Cultural Change for Universal Bankers
Once again, technology has raced culture to the finish line and won. As the concept of “universal banker” has gained currency far and wide, software has surfaced that can use market analytics to predict, with remarkable accuracy, branch traffic patterns, customer needs and labor needs. Which hours on which days can you expect a spike in customers wanting to open DDA accounts? When does it make sense for you to have a lender on hand, and when not? When should you ask your tellers to put on their new account hats?
No longer must those questions bedevil branch managers. Analytic software delivers the answers, which are essential to implementing a universal banker program in which branch employees cross-trained on teller, new accounts, and customer service duties can be scheduled and shifted dynamically according to predicted need. Universal bankers let branches save on labor without diminishing customer service or sales.
But as with any other significant business development, the software turns out to be the easy part. The real challenge is the people part. Banks can change their systems fast enough; changing the culture – well, that’s a different story.
The good news is that, implemented wisely, a universal banker program does address some of management’s biggest personnel woes:
Poaching by big banks. “Sometimes I feel like I’m running the training ground for (a nearby behemoth bank),” said one rueful community bank CEO. “They know who our best bankers are, and they can easily offer bigger wages and broader jobs.”
Brain drain. It’s a dilemma faced by every industry forced to worry about its personnel costs; seasoned workers cost more than entry-level workers. And banking faces another challenge – the explosion in compliance duties. “The market tells us we could bring on another loan officer but the auditors recommend two more compliance hires instead.” Seasoned bankers go elsewhere to be paid their worth.
Customer dissatisfaction. People bank with community banks in part because they want to know their banker. However, “Nothing makes our customers unhappier than finding out their favorite associate has left.”
Part-timer disengagement. It’s hard to create a cohesive culture when your staff consists mainly of part-timers who keep one eye peeled for a full-time job elsewhere or juggle their hours with you and another part-time job. “There are wonderful exceptions, but by and large, it’s hard for part-time workers to have the same commitment to customers and the bank.”
Many branch staffers are on record as welcoming the universal banker concept, especially the more seasoned members. Being cross-trained generally improves one’s job security and value to the bank. And being a more valuable employee generally translates to greater job satisfaction. But as always, there are problems:
Dynamic scheduling may be difficult for some employees. For years, bank teller jobs have attracted good workers who need short, fairly regular hours so that they can attend to their family commitments. And these same workers often have a marked preference for a routine that, once learned, does not unduly tax their energies but allows them to interact warmly with customers and form strong relationships. Becoming a universal banker with a dynamic schedule may not appeal to them nor work with their family commitments, but losing these employees can be distressing for their customers and co-workers.

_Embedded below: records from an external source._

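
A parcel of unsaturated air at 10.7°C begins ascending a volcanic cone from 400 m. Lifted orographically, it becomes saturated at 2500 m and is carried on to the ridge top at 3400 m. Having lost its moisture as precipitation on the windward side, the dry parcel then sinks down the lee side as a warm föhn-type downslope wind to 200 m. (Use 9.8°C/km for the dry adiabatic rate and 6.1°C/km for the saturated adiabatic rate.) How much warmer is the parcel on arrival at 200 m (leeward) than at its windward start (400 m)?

+5.29°C

400–2500 m, dry: Δz = 2.1 km ⇒ ΔT = -20.58°C; T = -9.88°C
2500–3400 m, saturated: Δz = 0.9 km ⇒ ΔT = -5.49°C; T = -15.37°C
3400–200 m, dry descent: Δz = 3.2 km ⇒ ΔT = +31.36°C; T = 15.99°C
Net change vs windward start: 15.99 − 10.7 = +5.29°C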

Many branch managers will not be up to the complexity of their new management responsibilities. It’s not enough to train employees on the new software; they need training and testing on the new kinds of decisions they will be weighing. As one branch manager described the early days of his company’s transition to universal bankers: “This adds so many permutations to my scheduling decisions. True, now I know almost exactly what I need where and when, but then I have to turn around and make real people decisions about it. Is Bonita ready to handle a rush of new account openings? While Matt is the best I have at cross-selling to older people with profitable accounts, he needs time off for college. And I don’t want to send Erin home again early this week, but she’s not cross-trained on insurance yet. Essentially, my intel is so much better now, but the decisions are more complex.”

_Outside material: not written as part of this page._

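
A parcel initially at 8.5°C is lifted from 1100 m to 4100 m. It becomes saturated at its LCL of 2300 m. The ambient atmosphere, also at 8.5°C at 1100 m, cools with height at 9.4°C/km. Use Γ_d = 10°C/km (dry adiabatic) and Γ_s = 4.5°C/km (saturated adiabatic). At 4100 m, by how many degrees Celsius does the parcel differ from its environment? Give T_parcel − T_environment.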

Managers trying to implement this transition to a universal banker system need to keep in mind these cultural change prerequisites:
Communicate the need for change. Your staff is not blind to the changes they see in the branch, but they don’t have the clear picture that you do from the numbers, such as the shrinking branch traffic, flat branch sales and heightened competition from Internet channels. Share the numbers and help them recognize the implications.
Allow lead-time that permits branch managers and staff to take proactive action, rather than forcing change upon them. Outline the new roles and responsibilities and give them a chance to enlist in them.

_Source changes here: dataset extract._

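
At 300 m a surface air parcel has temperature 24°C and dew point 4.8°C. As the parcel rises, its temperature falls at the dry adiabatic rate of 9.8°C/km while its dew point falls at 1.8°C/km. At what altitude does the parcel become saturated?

T and T_d converge at 9.8 − 1.8 = 8°C per km
Height above start = (24 − 4.8) / 8 = 2.4 km
LCL altitude = 300 m + 2400 m = 2700 m

2700 m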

Be flexible in the early stages. You may know the precise arrangements for optimizing a certain branch thanks to new software, but you can also see that today’s staffing arrangement at that location doesn’t accommodate it perfectly. Share the plan and empower the people involved to see if they can make it work before you impose your changes.
Pilot the system in selected branches and share the results widely with other branches. Don’t keep a tight lid on the pilot results as they unfold. Instead, let others see how it’s unfolding and come forward with their own answers for their own branches. Remember, sustainable change doesn’t happen overnight and change that comes from within brings greater commitment.
Don’t overlook the mundane but essential practical activities that underpin the cultural change: new job descriptions, new policies and procedures, new workflows. Not only are they essential for managing the change, but they can facilitate subsequent decisions. Management will have to make some hard decisions about which employees today will make the grade in the new environment; their job will be made easier if employees can see the new roles for themselves and estimate their own suitability for them.
Strive for objectivity in making personnel decisions, even if that means bringing in objective outsiders – perhaps other branch managers – to help assess team members where personal relationships can color judgment.